- Tusmore Location in greater metropolitan Adelaide
- Coordinates: 34°56′S 138°38′E﻿ / ﻿34.933°S 138.633°E
- Country: Australia
- State: South Australia
- City: Adelaide
- LGA: City of Burnside;
- Location: 6 km (3.7 mi) from Adelaide;
- Established: 1839

Government
- • State electorate: Bragg;
- • Federal division: Sturt;

Population
- • Total: 1,503 (SAL 2021)
- Postcode: 5065
Suburbs around Tusmore
| Toorak Gardens | Heathpool Leabrook | Erindale |
| Toorak Gardens | Tusmore | Hazelwood Park Burnside |
| Glenside | Linden Park | Linden Park |

= Tusmore, South Australia =

Tusmore is a suburb in the inner east of Adelaide, South Australia.

==History==
In 1839, a pastoralist William Rogers, settled in the area and named his land Tusmore after his birthplace in Oxfordshire, England.

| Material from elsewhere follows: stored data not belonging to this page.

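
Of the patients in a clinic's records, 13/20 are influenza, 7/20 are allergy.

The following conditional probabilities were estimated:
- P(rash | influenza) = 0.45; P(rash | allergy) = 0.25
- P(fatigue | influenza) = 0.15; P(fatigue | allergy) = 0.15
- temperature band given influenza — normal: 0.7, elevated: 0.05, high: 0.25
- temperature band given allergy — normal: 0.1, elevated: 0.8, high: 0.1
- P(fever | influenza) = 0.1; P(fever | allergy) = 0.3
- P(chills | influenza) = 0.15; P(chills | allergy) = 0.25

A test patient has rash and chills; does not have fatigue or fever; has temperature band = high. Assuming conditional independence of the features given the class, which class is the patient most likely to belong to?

influenza

influenza: 0.65 × 0.45 × (1−0.15) × 0.25 × (1−0.1) × 0.15 = 0.00839109375
allergy: 0.35 × 0.25 × (1−0.15) × 0.1 × (1−0.3) × 0.25 = 0.0013015625
Highest score → influenza.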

In 1911 the area roughly corresponding to modern-day Tusmore, known as Section 291, was owned by the Colonial Board of Advice of the South Australian Company. In that year the Board subdivided the land, and several streets in Tusmore are named after board members from that time: Bakewell, Barr-Smith, Brandreth, Fisher, Kennaway and Stirling.

The Tusmore Post Office was in the Council offices for many years, until a new building erected on the corner plot located diagonally opposite the Portrush Road /Greenhill Road junction in 1951 retained the name, despite being located in Glenside, until 1967.

==Facilities==

A recreational park, Tusmore Park, straddles the suburbs of Tusmore and Heathpool. It has a public children's paddling pool, large grassed areas which may be used for ball games, five tennis courts, a children's playground, seating areas and electric barbecues. First Creek, dry in summer, runs through the park, and a Scout hall is situated adjacent on the western side.

The building complex housing the Burnside Civic Centre, Council Chambers, Burnside Community Centre, Ballroom and Library, is on the corner of Portrush Road and Greenhill Road.

The Burnside City Uniting Church faces Portrush Road.